The owner of the new Daugherty's Appliance Center said he is excited for the prospects of his business.
"We decided we want to keep the tradition going, hopefully for the next 100 years," Scott Boedigheimer said.
Operating under a name similar to the former Daugherty's Hardware & Appliances wasn't free. The rights were purchased in May from the former owners. Boedigheimer wanted to keep the name because of the more-than-100-year reputation the store built.
Unlike its namesake, the new store doesn't sell hardware. It sells appliances and employs service and repair technicians. Boedigheimer said the new store will continue the tradition of excellent customer service to attract and retain customers.
"So far things are going good. We're getting a lot of traffic through here. It's not like the traffic we saw at the old store yet, but I am impressed with what I've seen so far," Boedigheimer said. "The customers from the old store are really glad we're still in business because they've bought appliances with us forever, so I think this worked out for them."
The store is staffed by about 10 former Daugherty's employees. Like the new owner, they are excited about the new store.
"We've had a mixture of old and new customers," said Mike Stauffenecker, former manager of Daugherty's closed Superior location. "Considering we just opened, and wedidn't really advertise to begin with and everybody thought we were closed, we're happy with what we're seeing so far."
Visible from the freeway, the new store, which opened June 2, is on 40th Avenue West and First Street. It's open 9 a.m. to 6 p.m. Monday through Friday and until 3 p.m. Saturdays. It has a slightly larger sales floor than the previous store.
The new Daugherty's sells Samsung appliances, which are high-tech and will appeal to younger customers, Boedigheimer said.
Although the store's opening was not advertised, Boedigheimer plans to start advertising more over the summer, culminating with a grand opening celebration in September.

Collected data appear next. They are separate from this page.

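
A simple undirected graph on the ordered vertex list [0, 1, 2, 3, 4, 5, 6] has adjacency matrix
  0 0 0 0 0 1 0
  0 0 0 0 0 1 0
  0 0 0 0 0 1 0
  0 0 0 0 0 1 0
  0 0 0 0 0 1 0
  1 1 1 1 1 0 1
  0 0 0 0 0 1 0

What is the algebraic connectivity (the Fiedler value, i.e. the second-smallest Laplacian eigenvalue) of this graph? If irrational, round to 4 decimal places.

With the vertex order [0, 1, 2, 3, 4, 5, 6], the degrees are [1, 1, 1, 1, 1, 6, 1], giving D = diag(1, 1, 1, 1, 1, 6, 1) and L = D - A. Computing the eigenvalues of L and sorting gives [0, 1, 1, 1, 1, 1, 7]. The Fiedler value lambda_2 = 1 is strictly positive, so the graph is connected.

1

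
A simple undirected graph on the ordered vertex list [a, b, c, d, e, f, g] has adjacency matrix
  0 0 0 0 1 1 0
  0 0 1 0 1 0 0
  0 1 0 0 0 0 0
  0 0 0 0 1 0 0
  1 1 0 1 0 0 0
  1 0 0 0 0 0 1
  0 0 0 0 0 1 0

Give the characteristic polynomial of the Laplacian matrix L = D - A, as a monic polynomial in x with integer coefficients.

Each diagonal entry of L is the vertex degree and each off-diagonal entry is -1 where an edge is present, 0 otherwise; in the order [a, b, c, d, e, f, g] the diagonal is [2, 2, 1, 1, 3, 2, 1]. L has integer entries, so p(x) = det(xI - L) has integer coefficients. Expanding the determinant yields x^7 - 12x^6 + 54x^5 - 114x^4 + 115x^3 - 50x^2 + 7x. The coefficient of x^6 equals -trace(L) = -12, matching the sum of degrees. The largest eigenvalue, 4.3342, is at most the vertex count 7.

x^7 - 12x^6 + 54x^5 - 114x^4 + 115x^3 - 50x^2 + 7x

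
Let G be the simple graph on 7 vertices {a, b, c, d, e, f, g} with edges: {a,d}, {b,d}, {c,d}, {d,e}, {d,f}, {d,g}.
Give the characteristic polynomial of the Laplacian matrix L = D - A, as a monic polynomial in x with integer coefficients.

x^7 - 12x^6 + 45x^5 - 80x^4 + 75x^3 - 36x^2 + 7x

Reading degrees in the order [a, b, c, d, e, f, g] gives [1, 1, 1, 6, 1, 1, 1]; set D = diag(1, 1, 1, 6, 1, 1, 1) and form L = D - A. Computing det(xI - L) by cofactor expansion (or equivalently via sum-over-permutations) gives x^7 - 12x^6 + 45x^5 - 80x^4 + 75x^3 - 36x^2 + 7x. The coefficient of x^6 equals -trace(L) = -12, matching the sum of degrees. The largest eigenvalue, 7, is at most the vertex count 7. The eigenvalues sum to 12, which equals trace(L) = 2|E|.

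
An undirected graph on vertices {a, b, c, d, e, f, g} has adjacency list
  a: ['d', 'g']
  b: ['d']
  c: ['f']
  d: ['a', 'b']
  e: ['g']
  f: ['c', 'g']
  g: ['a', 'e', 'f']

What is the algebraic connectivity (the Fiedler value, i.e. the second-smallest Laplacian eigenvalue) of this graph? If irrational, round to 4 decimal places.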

He is delaying the grand opening until loose ends such as making more parking spaces and painting the exterior are complete.
The Lundbergs, the former owners of Daugherty's, still own Poplar Hardware in their hometown of Poplar and helped Boedigheimer get his new store up and running.
"All along, the Lundbergs helped me out with this, everything from where to go, who to talk to, and how to get things set up," Boedigheimer said. "The last week of May, we were moving from the old store to the new store, and Scott Lundberg was here for four days helping us uncrate appliances, get everything moved in and make sure that we got everything up and running."
He added that throughout his employment at Daugherty's, the company treated him like family, and that relationship wasn't thrown out when the business closed.